The FileWriter constructor accepts an instance of ParquetSharp.WriterProperties to control standard Parquet writing behaviour, and additionally accepts an instance of ParquetSharp.Arrow.ArrowWriterProperties to customise Arrow specific behaviour:

using var propertiesBuilder = new WriterPropertiesBuilder();
using var properties = propertiesBuilder
    .Compression(Compression.Snappy)
    .Build();

using var arrowPropertiesBuilder = new ArrowWriterPropertiesBuilder();
using var arrowProperties = arrowPropertiesBuilder
    // Store the Arrow schema in the metadata
    .StoreSchema()
     // Coerce all timestamps to milliseconds
    .CoerceTimestamps(Apache.Arrow.Types.TimeUnit.Millisecond)
    .Build();

using var fileWriter = new FileWriter(
    "data.parquet", schema, properties: properties, arrowProperties: arrowProperties);

Limitations

Currently the C data interface implementation in Apache.Arrow only supports exporting arrays backed by Arrow's native memory manager, and once data has been exported it can no longer continue to be accessed from .NET. This means that exporting Arrow data that has been read from an IPC file or a Parquet file isn't supported, but you can work around this by cloning data before exporting it.

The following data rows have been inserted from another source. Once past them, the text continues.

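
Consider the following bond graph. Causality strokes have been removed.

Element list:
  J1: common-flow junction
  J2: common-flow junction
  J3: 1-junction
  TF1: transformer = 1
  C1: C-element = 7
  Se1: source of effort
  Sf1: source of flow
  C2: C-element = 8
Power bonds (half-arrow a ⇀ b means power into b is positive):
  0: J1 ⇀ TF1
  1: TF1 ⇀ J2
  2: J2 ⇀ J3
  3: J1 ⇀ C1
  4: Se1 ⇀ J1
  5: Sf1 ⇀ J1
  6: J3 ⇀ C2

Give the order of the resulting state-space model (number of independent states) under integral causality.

bond 4 stroke→J1  (Se1 (Se) sets effort on bond)
bond 5 stroke→Sf1  (Sf1 fixes flow; stroke at Sf1)
bond 0 stroke→J1  (J1: bond 5 brought flow, rest push out)
bond 3 stroke→J1  (J1 flow already set via bond 5)
bond 1 stroke→TF1  (TF1 one-in-one-out from 0)
bond 2 stroke→J2  (J2 flow already set via bond 1)
bond 6 stroke→J3  (1-jn J3 has f-setter on 2)

2  (C1, C2 all integral)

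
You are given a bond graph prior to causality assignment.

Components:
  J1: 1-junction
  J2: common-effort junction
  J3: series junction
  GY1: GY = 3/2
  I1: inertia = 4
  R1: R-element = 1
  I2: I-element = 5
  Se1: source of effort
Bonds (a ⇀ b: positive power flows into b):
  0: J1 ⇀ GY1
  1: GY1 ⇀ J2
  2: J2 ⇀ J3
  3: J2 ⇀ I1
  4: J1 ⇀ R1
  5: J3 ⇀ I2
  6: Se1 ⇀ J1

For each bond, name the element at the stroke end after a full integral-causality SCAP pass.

#0 stroke→J1
#1 stroke→J2
#2 stroke→J3
#3 stroke→I1
#4 stroke→R1
#5 stroke→I2
#6 stroke→J1

#6 |J1  (Se1 fixes effort; stroke away)
#3 |I1  (I1: I, integral causality)
#5 |I2  (I2: I, integral causality)
#2 |J3  (J3: bond 5 brought flow, rest push out)
#1 |J2  (closing 0-jn rule on J2)
#0 |J1  (GY1 both-in/both-out from 1)
#4 |R1  (J1: last free bond brings flow in)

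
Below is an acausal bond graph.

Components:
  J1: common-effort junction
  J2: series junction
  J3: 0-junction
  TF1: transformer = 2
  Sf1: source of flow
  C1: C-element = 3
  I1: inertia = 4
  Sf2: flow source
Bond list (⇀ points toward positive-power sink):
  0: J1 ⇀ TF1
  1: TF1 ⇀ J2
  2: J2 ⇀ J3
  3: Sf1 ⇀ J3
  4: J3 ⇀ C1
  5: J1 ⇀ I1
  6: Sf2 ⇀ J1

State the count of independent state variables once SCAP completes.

#3 →Sf1  (Sf1 (Sf) sets flow on bond)
#6 →Sf2  (Sf2 (Sf) sets flow on bond)
#4 →J3  (C1 integral (e out))
#2 →J2  (common-e at J3 fixed by 4)
#1 →TF1  (closing 1-jn rule on J2)
#0 →J1  (through TF1, causality passes straight; one stroke at TF1)
#5 →I1  (J1: bond 0 brought effort, rest push out)

2  (C1, I1 all integral)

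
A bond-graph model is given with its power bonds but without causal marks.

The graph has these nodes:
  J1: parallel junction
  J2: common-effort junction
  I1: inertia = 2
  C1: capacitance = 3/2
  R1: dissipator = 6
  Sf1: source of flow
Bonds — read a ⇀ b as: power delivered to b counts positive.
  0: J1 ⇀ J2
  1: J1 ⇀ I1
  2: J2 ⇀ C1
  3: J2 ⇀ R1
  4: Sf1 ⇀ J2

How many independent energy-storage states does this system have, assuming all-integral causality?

2  (C1, I1 all integral)

#4 stroke at Sf1  (Sf1: flow source, stroke at near end)
#1 stroke at I1  (prefer integral on I1)
#0 stroke at J1  (J1: last free bond brings effort in)
#2 stroke at J2  (C1 outputs effort q/C1)
#3 stroke at R1  (J2 effort already set via bond 2)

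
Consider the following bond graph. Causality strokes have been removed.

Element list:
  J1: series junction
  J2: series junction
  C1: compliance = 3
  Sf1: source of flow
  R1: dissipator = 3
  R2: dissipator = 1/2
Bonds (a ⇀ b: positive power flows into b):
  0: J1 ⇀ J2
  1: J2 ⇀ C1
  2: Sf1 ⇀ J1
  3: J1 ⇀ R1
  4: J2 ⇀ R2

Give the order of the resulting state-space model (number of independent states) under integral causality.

1  (C1 all integral)

β2 stroke→Sf1  (source Sf1 imposes f)
β0 stroke→J1  (J1: bond 2 brought flow, rest push out)
β3 stroke→J1  (common-f at J1 fixed by 2)
β1 stroke→J2  (J2 flow already set via bond 0)
β4 stroke→J2  (common-f at J2 fixed by 0)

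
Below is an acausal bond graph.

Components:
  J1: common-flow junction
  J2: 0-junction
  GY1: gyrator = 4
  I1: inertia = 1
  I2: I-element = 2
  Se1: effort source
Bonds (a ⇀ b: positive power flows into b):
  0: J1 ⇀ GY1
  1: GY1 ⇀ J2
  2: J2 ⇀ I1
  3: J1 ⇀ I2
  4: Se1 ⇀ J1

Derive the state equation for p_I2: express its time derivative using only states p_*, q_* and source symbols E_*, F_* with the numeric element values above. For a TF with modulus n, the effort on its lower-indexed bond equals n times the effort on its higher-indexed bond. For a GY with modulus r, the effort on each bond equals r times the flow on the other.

bond 4 stroke at J1  (Se1 fixes effort; stroke away)
bond 2 stroke at I1  (I1 integral (f out))
bond 1 stroke at J2  (only one effort-in slot at J2)
bond 0 stroke at J1  (through GY1, causality inverts; strokes same side of GY1)
bond 3 stroke at I2  (closing 1-jn rule on J1)

dp_I2/dt = E_Se1 - 4*p_I1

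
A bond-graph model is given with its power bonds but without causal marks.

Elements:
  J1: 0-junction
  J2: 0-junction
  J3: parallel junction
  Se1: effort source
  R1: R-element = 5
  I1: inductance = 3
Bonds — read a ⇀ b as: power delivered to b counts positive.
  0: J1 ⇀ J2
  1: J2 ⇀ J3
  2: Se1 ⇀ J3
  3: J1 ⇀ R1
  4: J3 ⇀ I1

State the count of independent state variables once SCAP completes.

1  (I1 all integral)

#2 →J3  (Se1 (Se) sets effort on bond)
#1 →J2  (J3: bond 2 brought effort, rest push out)
#4 →I1  (J3: bond 2 brought effort, rest push out)
#0 →J1  (J2: bond 1 brought effort, rest push out)
#3 →R1  (J1: bond 0 brought effort, rest push out)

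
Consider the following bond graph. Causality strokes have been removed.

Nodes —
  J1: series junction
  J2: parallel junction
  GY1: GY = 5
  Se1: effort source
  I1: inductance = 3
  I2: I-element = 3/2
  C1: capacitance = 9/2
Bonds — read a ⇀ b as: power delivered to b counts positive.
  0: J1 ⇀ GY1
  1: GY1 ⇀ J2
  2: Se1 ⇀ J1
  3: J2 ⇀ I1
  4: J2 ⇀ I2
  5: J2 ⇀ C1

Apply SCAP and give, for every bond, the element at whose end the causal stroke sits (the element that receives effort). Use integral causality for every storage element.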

For example, writing data from an IArrowArrayStream that doesn't use Arrow's native memory manager would look like:

RecordBatch batch;
while ((batch = await streamReader.ReadNextRecordBatchAsync()) != null)
{
    using (batch)
    {
        fileWriter.WriteRecordBatch(batch.Clone());
    }
}

For more details, see the Apache Arrow GitHub issue.